Kaaris, Okou Armand Gnakouri de son vrai nom, n’est qu’un immigré ivoirien ayant grandi à Sevran. Son titre de gloire musical ? La chanson "Kalash". Qui, à l’en croire, "a traumatisé les gens, a traumatisé le rap français, a traumatisé la street, a traumatisé tout le monde". De fait, il a surtout traumatisé ceux qui l’ont entendue, parce que, dans le genre, Public Enemy, c’était du Vivaldi. Quant au clip éponyme, façon Inconnus – « New York, Los Angeles, Boston ou Sarcelles, c’est le même destin », il semble avoir été tourné après un pari idiot perdu à la suite d’une soirée trop arrosée. D’ailleurs, petit détail qui vaut son poids de chaînes en plaqué or : entre armes automatiques en plastoc, filles aux seins en plastique et Ferrari d’un rose bonbon du plus bel effet, Kaaris y partage la vedette avec un certain… Booba.

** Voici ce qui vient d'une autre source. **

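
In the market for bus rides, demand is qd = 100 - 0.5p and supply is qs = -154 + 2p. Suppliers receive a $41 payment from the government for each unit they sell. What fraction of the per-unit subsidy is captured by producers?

Pre-subsidy: 100 - 0.5p = -154 + 2p gives p* = 101.6, q* = 49.2.
With the subsidy, sellers receive ps = pb + 41 for each unit, where pb is the price buyers pay.
Supply in terms of pb becomes qs = -154 + 2(pb + 41) = -72 + 2pb. Setting this equal to demand: 100 - 0.5pb = -72 + 2pb, so pb = 68.8.
Sellers receive ps = 68.8 + 41 = 109.8; q' = 100 − 0.5·68.8 = 65.6.
Buyers' price falls by p* − pb = 101.6 − 68.8 = 32.8; sellers' price rises by ps − p* = 109.8 − 101.6 = 8.2.
So producers capture 8.2/41 = 0.2 of each unit of subsidy.

Producer share = 0.2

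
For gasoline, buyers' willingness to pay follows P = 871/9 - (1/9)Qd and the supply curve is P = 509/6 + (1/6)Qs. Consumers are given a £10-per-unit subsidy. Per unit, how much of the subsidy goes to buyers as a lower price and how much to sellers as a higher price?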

De son côté, le pedigree de Booba n’est pas non plus au top de la "street credibility". Son père est un mannequin sénégalais et sa mère, d’origine belge, exerce la profession de greffière. Il grandit à Meudon-la-Forêt ; c’est-à-dire assez loin des Minguettes, et encore plus de Harlem. Il prétend être de « confession musulmane » pour faire taire les rumeurs qui le donnent pour « juif ». Pour mettre tout le monde d’accord, en 1997, il braque un chauffeur de taxi qui, pourtant, n’y était pour rien. Ce qui lui vaut quelques mois de prison. Au trou, il se fait alors appeler le « Duc ». Normal, c’est un poète.

Entre Kaaris et Booba, il y a encore d’autres points communs. Toujours inspirés des USA, là où les rappeurs gagnent plus d’argent en vendant des fringues que des disques, Booba lance sa propre marque, Unküt ; tandis que Kaaris crée la sienne, Jeune Riche. Tout un programme.

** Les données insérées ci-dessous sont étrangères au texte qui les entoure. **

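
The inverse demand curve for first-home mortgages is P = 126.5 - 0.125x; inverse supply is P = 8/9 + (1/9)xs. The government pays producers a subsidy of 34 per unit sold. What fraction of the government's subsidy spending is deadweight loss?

Pre-subsidy: 126.5 - 0.125x = 8/9 + (1/9)x gives x* = 532 and P* = 60.
With the subsidy, sellers receive Ps = Pb + 34 for each unit, where Pb is the price buyers pay.
On the curves, Pb = 126.5 - 0.125x and Ps = 8/9 + (1/9)x; the wedge Ps − Pb = 34 gives 8/9 + (1/9)x − (126.5 - 0.125x) = 34, so x' = 676.
Then Pb = 126.5 − 0.125·676 = 42 and Ps = 8/9 + (1/9)·676 = 76.
ΔCS = ½(532 + 676)(60 − 42) = 10872; ΔPS = ½(532 + 676)(76 − 60) = 9664.
Government spending = 34 × 676 = 22984.
DWL = ½ × 34 × (676 − 532) = 2448; fraction = 2448 / 22984 = 18/169.

DWL / government spending = 18/169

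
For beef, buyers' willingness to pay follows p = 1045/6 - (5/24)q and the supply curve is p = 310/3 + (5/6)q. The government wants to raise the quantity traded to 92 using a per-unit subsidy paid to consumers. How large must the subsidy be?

At q = 92, from the demand curve buyers pay pb = 1045/6 − (5/24)·92 = 155; from the supply curve sellers need ps = 310/3 + (5/6)·92 = 180.
The subsidy must fill the gap: s = ps − pb = 180 − 155 = 25.

Required subsidy s = 25 per unit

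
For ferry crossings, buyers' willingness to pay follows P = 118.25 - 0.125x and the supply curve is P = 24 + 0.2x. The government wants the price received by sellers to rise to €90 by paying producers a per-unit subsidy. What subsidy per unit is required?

Required subsidy s = €13 per unit

At a seller price of 90, quantity supplied is -120 + 5·90 = 330.
Buyers absorb 330 only when they pay Pb = 118.25 − 0.125·330 = 77.
s = Ps − Pb = 90 − 77 = 13.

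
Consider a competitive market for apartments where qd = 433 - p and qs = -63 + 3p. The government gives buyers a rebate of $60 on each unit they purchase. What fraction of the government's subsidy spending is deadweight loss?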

Mais quand leurs modèles américains, en cas de différend sérieux, alignent chacun dix gardes du corps brandissant des Uzi, histoire de retapisser les murs en rouge vif, nos deux biquets se retrouvent au duty free pour se crêper le chignon à coups de cartouches de cigarettes mentholées et de flacons de Chanel n° 5.

Pour assurer, il y a encore du boulot, les gars. Parce qu’à côté de vous, Hervé Vilard, c’est JoeyStarr.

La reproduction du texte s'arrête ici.